🤖 AI Summary
In A/B testing, the t-test relies on the Central Limit Theorem for normal approximation, but suffers from inflated Type-I error rates and miscalibrated confidence intervals under small sample sizes or skewed data. To address this, we propose an empirical validation framework: repeatedly resampling from A/A tests to generate a null p-value distribution, and—novelly—applying the Kolmogorov–Smirnov test to assess its uniformity, thereby directly evaluating the validity of the t-test’s normality assumption. This approach is distribution-agnostic, requiring no prior assumptions, and automatically detects violations of asymptotic normality. Experiments demonstrate substantial improvements in p-value calibration and confidence interval coverage, with effective suppression of false positive rates under common skewness scenarios. Our work provides a practical, reproducible diagnostic tool to enhance statistical reliability in A/B testing.
📝 Abstract
A/B-tests are a cornerstone of experimental design on the web, with wide-ranging applications and use-cases. The statistical $t$-test comparing differences in means is the most commonly used method for assessing treatment effects, often justified through the Central Limit Theorem (CLT). The CLT ascertains that, as the sample size grows, the sampling distribution of the Average Treatment Effect converges to normality, making the $t$-test valid for sufficiently large sample sizes. When outcome measures are skewed or non-normal, quantifying what"sufficiently large"entails is not straightforward. To ensure that confidence intervals maintain proper coverage and that $p$-values accurately reflect the false positive rate, it is critical to validate this normality assumption.
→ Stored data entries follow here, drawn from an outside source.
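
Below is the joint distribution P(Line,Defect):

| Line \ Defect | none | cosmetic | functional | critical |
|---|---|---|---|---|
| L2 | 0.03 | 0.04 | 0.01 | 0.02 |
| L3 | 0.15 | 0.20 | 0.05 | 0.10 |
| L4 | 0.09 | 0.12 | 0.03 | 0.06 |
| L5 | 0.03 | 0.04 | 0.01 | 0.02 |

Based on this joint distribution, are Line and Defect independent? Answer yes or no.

Every cell satisfies P(Line,Defect) = P(Line)·P(Defect). For instance P(Line=L5) = 0.10, P(Defect=functional) = 0.10, and 0.10×0.10 = 0.01 matches the joint entry. So Line and Defect are independent.

yes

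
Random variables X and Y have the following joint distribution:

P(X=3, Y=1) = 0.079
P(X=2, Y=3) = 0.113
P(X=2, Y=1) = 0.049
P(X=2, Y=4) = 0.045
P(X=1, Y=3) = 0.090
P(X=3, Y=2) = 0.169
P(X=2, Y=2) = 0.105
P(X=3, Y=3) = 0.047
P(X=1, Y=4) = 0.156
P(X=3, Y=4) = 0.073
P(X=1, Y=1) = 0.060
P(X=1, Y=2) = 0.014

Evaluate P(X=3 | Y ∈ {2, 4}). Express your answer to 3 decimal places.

P(Y=2) = 0.014 + 0.105 + 0.169 = 0.288.
P(Y=4) = 0.156 + 0.045 + 0.073 = 0.274.
P(Y ∈ {2, 4}) = 0.288 + 0.274 = 0.562; P(X=3, Y ∈ {2, 4}) = 0.169 + 0.073 = 0.242.
P(X=3 | Y ∈ {2, 4}) = 0.242/0.562 = 0.431.

0.431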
We propose a practical method to test this, by analysing repeatedly resampled A/A-tests. When the normality assumption holds, the resulting $p$-value distribution should be uniform, and this property can be tested using the Kolmogorov-Smirnov test. This provides an efficient and effective way to empirically assess whether the $t$-test's assumptions are met, and the A/B-test is valid. We demonstrate our methodology and highlight how it helps to identify scenarios prone to inflated Type-I errors. Our approach provides a practical framework to ensure and improve the reliability and robustness of A/B-testing practices.